Why do we do it? Maybe it is something we have always done, a pattern we recognise in ourselves. Bringing up feelings of fear, loss, expectation and disappointment repeatedly
We dig over our expectations and reassess them thoroughly, yet still we find them sprouting in unexpected places, their roots firmly holding onto feelings of loss, shame and a general sense of lacking something. Disappointment can feel lonely and empty.
When disappointment festers within it can eat away at us, we can question whether we are feeling depressed. Although disappointments undoubtedly feel gut-wrenching, there is a difference between feeling disappointed and being depressed. It’s important to begin to understand and make sense of what you're experiencing and feeling and begin to explore where the root is. Through identifying and therefore gaining a better understanding of our emotions we become able to get to the heart of the problem. “Disappointment is a profound way in which sadness is experienced. People seem to do whatever they can to avoid recognizing that they are disappointed and will twist their thinking every which way to not recognize a true disappointment” (Lamia, 2011).
It may be that we are unable to remember the last time we felt disappointed, but regularly experience feelings of depression. A lack of motivation with a loss of self-esteem and a continual apathy towards life can be symptoms for individuals suffering from depression. Individuals can get fixed into a pattern of believing there is no relief in sight, no effort will be worthwhile due to the inevitable despair coming.
Unlike disappointment which can eventually lead to a more determined mind set to problem solve, those that experience depression are more likely to increase their fatalistic thinking and shut down.
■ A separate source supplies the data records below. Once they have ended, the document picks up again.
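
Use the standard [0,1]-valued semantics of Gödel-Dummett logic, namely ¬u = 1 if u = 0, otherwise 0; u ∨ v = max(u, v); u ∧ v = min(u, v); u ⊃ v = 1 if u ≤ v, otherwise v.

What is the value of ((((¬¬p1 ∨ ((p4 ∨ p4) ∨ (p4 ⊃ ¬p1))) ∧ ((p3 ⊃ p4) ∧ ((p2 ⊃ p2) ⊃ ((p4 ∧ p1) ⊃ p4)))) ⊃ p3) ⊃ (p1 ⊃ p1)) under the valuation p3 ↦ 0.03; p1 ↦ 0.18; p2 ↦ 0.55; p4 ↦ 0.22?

1.00

¬p1: Gödel ¬ of 0.18 = 0 (operand ≠ 0)
¬¬p1: Gödel ¬ of 0 = 1 (operand is 0)
(p4 ∨ p4) = max(0.22, 0.22) = 0.22
¬p1: Gödel ¬ of 0.18 = 0 (operand ≠ 0)
(p4 ⊃ ¬p1): 0.22 > 0, so result = 0
((p4 ∨ p4) ∨ (p4 ⊃ ¬p1)) = max(0.22, 0) = 0.22
(¬¬p1 ∨ ((p4 ∨ p4) ∨ (p4 ⊃ ¬p1))) = max(1, 0.22) = 1
(p3 ⊃ p4): 0.03 ≤ 0.22, so result = 1
(p2 ⊃ p2): 0.55 ≤ 0.55, so result = 1
(p4 ∧ p1) = min(0.22, 0.18) = 0.18
((p4 ∧ p1) ⊃ p4): 0.18 ≤ 0.22, so result = 1
((p2 ⊃ p2) ⊃ ((p4 ∧ p1) ⊃ p4)): 1 ≤ 1, so result = 1
((p3 ⊃ p4) ∧ ((p2 ⊃ p2) ⊃ ((p4 ∧ p1) ⊃ p4))) = min(1, 1) = 1
((¬¬p1 ∨ ((p4 ∨ p4) ∨ (p4 ⊃ ¬p1))) ∧ ((p3 ⊃ p4) ∧ ((p2 ⊃ p2) ⊃ ((p4 ∧ p1) ⊃ p4)))) = min(1, 1) = 1
(((¬¬p1 ∨ ((p4 ∨ p4) ∨ (p4 ⊃ ¬p1))) ∧ ((p3 ⊃ p4) ∧ ((p2 ⊃ p2) ⊃ ((p4 ∧ p1) ⊃ p4)))) ⊃ p3): 1 > 0.03, so result = 0.03
(p1 ⊃ p1): 0.18 ≤ 0.18, so result = 1
((((¬¬p1 ∨ ((p4 ∨ p4) ∨ (p4 ⊃ ¬p1))) ∧ ((p3 ⊃ p4) ∧ ((p2 ⊃ p2) ⊃ ((p4 ∧ p1) ⊃ p4)))) ⊃ p3) ⊃ (p1 ⊃ p1)): 0.03 ≤ 1, so result = 1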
It seems a key difference between defining whether we are disappointed or depressed is whether or not it continues. It can be hard to determine for ourselves what's happening inside sometimes, even though we live with our emotions and feelings day-in and day-out. So it's essential to prioritize our happiness and mental health. Sometimes that means getting to the root of our sadness and figuring out where to go from there.